Tarihte haksız olarak çıkarılan savaşlar, kin, haset ve kavgalar sebebiyle nice canlara kıyılmış, ocaklar söndürülmüştür. Yüce Allah, bir müminin asla bir mümini öldüremeyeceğini bildirmektedir:
وَمَا كَانَ لِمُؤْمِنٍ أَن يَقْتُلَ مُؤْمِنًا إِلاَّ خَطَئًا وَمَن قَتَلَ مُؤْمِنًا خَطَئًا فَتَحْرِيرُ رَقَبَةٍ مُّؤْمِنَةٍ وَدِيَةٌ مُّسَلَّمَةٌ إِلَى أَهْلِهِ إِلاَّ أَن يَصَّدَّقُواْ فَإِن كَانَ مِن قَوْمٍ عَدُوٍّ لَّكُمْ وَهُوَ مْؤْمِنٌ فَتَحْرِيرُ رَقَبَةٍ مُّؤْمِنَةٍ وَإِن كَانَ مِن قَوْمٍ بَيْنَكُمْ وَبَيْنَهُمْ مِّيثَاقٌ فَدِيَةٌ مُّسَلَّمَةٌ إِلَى أَهْلِهِ وَتَحْرِيرُ رَقَبَةٍ مُّؤْمِنَةً فَمَن لَّمْ يَجِدْ فَصِيَامُ شَهْرَيْنِ مُتَتَابِعَيْنِ تَوْبَةً مِّنَ اللّهِ وَكَانَ اللّهُ عَلِيمًا حَكِيمًا. وَمَن يَقْتُلْ مُؤْمِنًا مُّتَعَمِّدًا فَجَزَآؤُهُ جَهَنَّمُ خَالِدًا فِيهَا وَغَضِبَ اللّهُ عَلَيْهِ وَلَعَنَهُ وَأَعَدَّ لَهُ عَذَابًا عَظِيمًا
“Bir müminin bir mümini hatanın dışında öldüremez. Kim bir mümini yanlışlıkla öldürürse bir mü’min köleyi azad etmesi ve bağışlamadıkları sürece ailesine diyet ödemesi gerekir. (Öldürülen kimse) mü’min olur ve düşmanınız olan bir topluluktan bulunursa, mü’min bir köle azad etmek gerekir. Eğer sizinle kendileri arasında antlaşma bulunan bir topluluktan ise ailesine verilecek bir diyet ve mü’min bir köle azad etmek gerekir. Bunlara imkan bulamayanın, Allah tarafından tövbesinin kabulü için iki ay ardarda oruç tutması gerekir. Allah hakkıyla bilendir, hüküm ve hikmet sahibidir. Kim bir mümini kasten öldürürse, cezası, içinde ebedi kalacağı cehennemdir. Allah ona gazap etmiş, lânet etmiş ve onun için büyük bir azap hazırlamıştır” (Nisa, 4/92-93)

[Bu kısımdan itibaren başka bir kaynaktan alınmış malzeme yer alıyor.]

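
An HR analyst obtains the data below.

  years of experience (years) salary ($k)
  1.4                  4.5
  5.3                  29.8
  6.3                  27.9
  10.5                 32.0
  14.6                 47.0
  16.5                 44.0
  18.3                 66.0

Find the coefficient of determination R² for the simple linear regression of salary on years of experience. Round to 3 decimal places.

0.873

n = 7, Σx = 72.9, Σy = 251.2, Σxy = 3296.01, Σx² = 1000.29, Σy² = 11211.7
Sxx = Σx² − (Σx)²/n = 1000.29 − 759.201429 = 241.088571
Sxy = Σxy − (Σx)(Σy)/n = 3296.01 − 2616.068571 = 679.941429
Syy = Σy² − (Σy)²/n = 11211.7 − 9014.491429 = 2197.208571
R² = Sxy²/(Sxx·Syy) = (679.941429)²/(241.088571·2197.208571) = 0.872761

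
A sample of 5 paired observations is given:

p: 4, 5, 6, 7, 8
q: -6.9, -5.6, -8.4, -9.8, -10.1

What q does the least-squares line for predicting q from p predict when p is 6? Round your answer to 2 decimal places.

-8.16

n = 5, Σx = 30, Σy = -40.8, Σxy = -255.4, Σx² = 190
Sxx = Σx² − (Σx)²/n = 190 − 180 = 10
Sxy = Σxy − (Σx)(Σy)/n = -255.4 − (-244.8) = -10.6
b = Sxy/Sxx = -10.6/10 = -1.06
a = ȳ − b·x̄ = -8.16 − (-1.06)·6 = -1.8
ŷ(6) = a + b·6 = -1.8 + (-1.06)·6 = -8.16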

Başka bir ayette Yüce Allah;
. تَقْتُلُواْ النَّفْسَ الَّتِي حَرَّمَ اللّهُ إِلاَّ بِالحَقِّ وَلاَ
“Haklı bir sebep olmadıkça, Allah’ın, öldürülmesini haram kıldığı cana kıymayın” (İsra,17/33) buyurmuştur.
İnsanın en başta gelen hakkının, yaşam hakkı olduğunu gösteren bir çok hadis vardır. Bu hususta Sevgili Peygamberimiz (a.s) ilk “İnsan Hakları Evrensel Beyannamesi” niteliğinde olan veda hutbesinde şöyle buyurmuştur:
فان دماءكم و اموالكم و اعراضكم عليكم حرام كحرمة يومكم هذا في بلدكم هذا في شهركم هذا
“Bu gün, bu ay ve bu belde nasıl kutsal ise, canlarınız, mallarınız ve ırzlarınız da öylesine kutsaldır, her türlü tecâvüzden korunmuştur; yani toplumun sorumluluğu ve hukukun güvencesi altındadır”[2] buyurarak insanın yaşama hakkının dokunulmazlığını belirtmiştir. Bir başka hadiste de:
اجتنبواالسبع الموبقات ..... و قتل النفس التي حرم الله الا بالحق
“Yedi helâk edici şeyden sakınınız… Bunlardan biri de, haklı durumlar müstesnâ, Allah’ın haram kıldığı bir cana kıymaktır...[3] buyurmuştur.
Yine O, bir diğer hadislerinde, adam öldürmeyi aynen Allah’a ortak koşmak gibi insanı mahveden en büyük günâhlardan biri olarak göstermiştir.[4]
Başka hadisinde ise;
مَنْ حَمَلَ عَلَيْنَا السِّلَاحَ فَلَيْسَ مِنَّا
“Bize silah çeken bizden değildir” buyurmuştur[5].
Peygamberimiz bu hadisleriyle, insanların mal ve canlarının kutsal olduğunu ve mutlaka saygı gösterilmesi gerektiğini, herkesin mal ve can güvenliği içinde olduğunu beyan etmiştir.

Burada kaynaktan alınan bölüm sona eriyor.